Here’s my chart of shame:
I almost hit that dreaded 87kg again, and I figured I can’t do that. I had put so much sweat and effort into getting in shape, and I let it all go to shits.
But if you think I learned my lesson that time around, watch this:
Yup. Bounced back. And hit new heights: 87.6kg.
Again, a drastic decision to not fuck this up again:
That hardcore drop was mostly diet-driven this time around, not so much exercise. I did exercise but it wasn’t the same hardcore regimen I had submitted myself to back in 2017. I basically just ate A LOT LESS.
And look where I am now:
Back at (almost) my worst in terms of weight.
So I’m one of those folks for whom the struggle with weight is real. I get it now.
Back in 2017 and 2018 I thought: I’m gonna get a six-pack. Get in tiptop shape. I’m gonna pull it off this time.
And if I had stayed on course, I probably would have made it. But I didn’t.
I’ve used a 7-minute workout app for the past couple of months, and I’ve done that workout at least 3-4 times per week. Just as a simple habit. You can always fit in 7 minutes, there’s just no excuse for that. For me, I think of it as a quick thing I can do to get a minimum dose of exercise in, as well as some basic strength conditioning, and preparing my body for what’s ahead. Telling my body: Hey brother, we’re going to get into a different gear at some point soon.
Then I’ve done a lot of cardio. I know a lot of people like to shit on cardio, and that’s fine. I actually like it. I like getting on an elliptical or a stationary bike, and just kick things off slowly, warm up for about 10 minutes and then work myself into a frenzy until there’s a big fucking puddle of sweat on the floor under me and my clothes are all soaked and my eyes are burning and I’ve got that salty sweat taste in my mouth and my heart is pumping. I like it because it’s a great opportunity to challenge myself, to push myself further when I feel like giving up. And by doing it this way, I can do a really intense workout without any joint pain, which was an issue for me in the past when doing high-impact workouts or workouts with weights.
Then I started working with some weights, but still very mindful and attentive to what my body was telling me. My very first attempt at working out with weights didn’t go well—it was back in 2015, with a personal trainer, and it fucked up my shoulder for about 4 months, so I had to take a break because of the shoulder pain. What the fuck is a personal trainer good for if they can’t prevent you from injury?
Anyway, since that time I have a lot of respect for weights and high-impact workouts (anything where there’s a lot of jumping involved, or stuff like running, etc). I’d rather consistently work out and be injury-proof, than do a period of all hyped-up intensity, get injured and then be forced to take a break and have to restart months later.
That being said—I’ve kind of done the work to build up general strength, lose weight, and accustom my body to the stresses, so now I’m looking to take things up a notch. What I’ve done so far are push-ups, some lat machine workouts, ab crunches, pectoral machine, pull-ups, spiderman push-ups, that kind of thing.

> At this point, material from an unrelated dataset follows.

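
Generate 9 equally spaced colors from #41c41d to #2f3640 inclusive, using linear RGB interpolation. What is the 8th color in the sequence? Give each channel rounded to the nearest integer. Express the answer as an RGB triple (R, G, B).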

I’ve learned a lot of this stuff from a friend who’s in great shape, and he’s happy to coach me along the way. I’ve also been occasionally looking up things in YouTube, which is a great way to wisen up on exercise stuff—however, it’s also so noisy, because there are so many experts out there who contract each other. I figure you just gotta take in some information, different perspectives, and then pick one that seems right for you.
Now one of the things I came across was Jeff Cavaliere from Athlean-X, and in particular his bodyweight-only exercises. So I’m going to try to sign up for his program.
Why bodyweight only?
Now what I really like about the bodyweight only approach is that I CAN DO IT EVERY-FUCKING-WHERE, ANY-FUCKING-TIME. When I’m in my hometown, I like going to the gym, but I tend to travel quiet often, and then there’s no gym, no equipment, and I’ve noticed that this always throws me back a week or two in my training. So having a no-equipment-needed workout program that gets results, and is save, seems very compelling. (From what I’ve heard, Jeff Cavaliere is an expert when it comes to knee-, back-, and shoulder-issues, which is relevant to me). So there we go. I’ll document this journey and see where it takes me, and if it gets results, I hope that it’ll inspire some of you to get in the best shape of your life as well.
Principles I believe in
Personalization over generalization
We’re all different and unique. What works for you might not work for me, and vice versa. Inform yourself about what works for others, text and evaluate for yourself.